Headline: "No One Forgets a Name When It’s Strange"

What the story's about: It's totally passé to name your fashion label after yourself anymore, so designers are resorting to the bizarre.

Great line: "The exponential expansion of the number of fashion labels over the last decade, fashion’s equivalent of the Big Bang, has not only swollen the fashion calendar to bursting. It has also made it bad form — not just uncompetitive and unoriginal — to do something as 20th century as naming your fashion line after yourself." 

Takeaway: How do you even make this "Ø" letter

How to Be a Model and a Person

Headline: "Calling All Anti-Models" (print headline may be "So You Think You Can Model?")

What the story's about: Daisuke Obana, the designer of "niche men's-wear label called N.Hoolywood," finds so-called regular people to model for him during his runway shows.

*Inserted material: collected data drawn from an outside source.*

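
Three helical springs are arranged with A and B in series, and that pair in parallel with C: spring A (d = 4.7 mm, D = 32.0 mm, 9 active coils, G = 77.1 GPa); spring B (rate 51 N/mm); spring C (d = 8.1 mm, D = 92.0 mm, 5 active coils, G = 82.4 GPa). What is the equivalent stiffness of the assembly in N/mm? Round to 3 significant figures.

k_A = Gd⁴/(8D³N_a) = (77.1×10³)(4.7⁴)/(8·32.0³·9) = 15.946 N/mm
k_C = Gd⁴/(8D³N_a) = (82.4×10³)(8.1⁴)/(8·92.0³·5) = 11.388 N/mm
Springs A,B series: k_AB = 1/(1/15.946+1/51) = 12.148 N/mm; parallel with C: k_eq = 12.148+11.388 = 23.536 N/mm

23.5 N/mm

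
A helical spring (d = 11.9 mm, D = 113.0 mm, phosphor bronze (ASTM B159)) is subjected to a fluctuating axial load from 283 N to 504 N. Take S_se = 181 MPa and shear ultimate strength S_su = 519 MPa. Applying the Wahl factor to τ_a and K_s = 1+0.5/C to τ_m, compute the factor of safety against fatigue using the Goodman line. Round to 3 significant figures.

3.90

C = D/d = 113.0/11.9 = 9.4958; K_W = (4C−1)/(4C−4)+0.615/C = 1.1530; K_s = 1+0.5/C = 1.0527
F_a = (F_max−F_min)/2 = 110.5 N; F_m = (F_max+F_min)/2 = 393.5 N
τ_a = K_W·8F_aD/(πd³) = 1.1530 × 18.869 = 21.756 MPa
τ_m = K_s·8F_mD/(πd³) = 1.0527 × 67.193 = 70.731 MPa
Goodman: 1/n_f = τ_a/S_se + τ_m/S_su = 21.756/181 + 70.731/519 = 0.12020 + 0.13628 = 0.25648
n_f = 1/0.25648 = 3.899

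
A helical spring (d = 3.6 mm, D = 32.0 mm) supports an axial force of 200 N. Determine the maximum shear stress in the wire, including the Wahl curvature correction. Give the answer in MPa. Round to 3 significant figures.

407 MPa

Spring index C = D/d = 32.0/3.6 = 8.8889
K_W = (4C−1)/(4C−4) + 0.615/C = 34.556/31.556 + 0.0692 = 1.1643
τ₀ = 8FD/(πd³) = 8·200·32.0/(π·3.6³) = 51200/146.57 = 349.31 MPa
τ_max = K·τ₀ = 1.1643 × 349.31 = 406.69 MPa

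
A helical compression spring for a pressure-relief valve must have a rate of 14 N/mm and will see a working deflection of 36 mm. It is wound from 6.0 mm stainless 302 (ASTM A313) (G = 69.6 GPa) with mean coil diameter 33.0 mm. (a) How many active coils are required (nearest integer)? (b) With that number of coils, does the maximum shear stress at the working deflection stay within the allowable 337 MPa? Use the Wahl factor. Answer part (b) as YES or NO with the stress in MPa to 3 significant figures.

N_a = Gd⁴/(8D³k) = (69.6×10³)(6.0⁴)/(8·33.0³·14) = 22.41 → N_a = 22
Actual rate k = Gd⁴/(8D³·22) = 14.261 N/mm
Working load F = kδ = 14.261·36 = 513.41 N
C = 33.0/6.0 = 5.5000; K_W = (4C−1)/(4C−4)+0.615/C = 1.2785
τ_max = K_W·8FD/(πd³) = 1.2785·199.74 = 255.36 MPa
τ_max ≤ 337 MPa → acceptable

(a) 22 coils; (b) YES, τ_max = 255 MPa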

Great line: "Mr. Maltz, 21, wearing an Army jacket with a digital camouflage print, with floppy, dirty-blond hair and hazel eyes that look as if they were colored with a highlighter, is accustomed to people stopping him on the street, asking if he had ever thought of being a model." 

Takeaway: These people are still really, really, really ridiculously good looking.

How to Make a Soundtrack for Carolina Herrera

Headline: "Runway Crescendo: Strut Over, Beethoven"

What the story's about: The designer commissioned music, which ended up providing inspiration for the collection.

Great line: "To transform Beethoven into runway music, Mr. Hodge brought in theatrical elements." 

Takeaway: We can't snark. This actually sounds cool.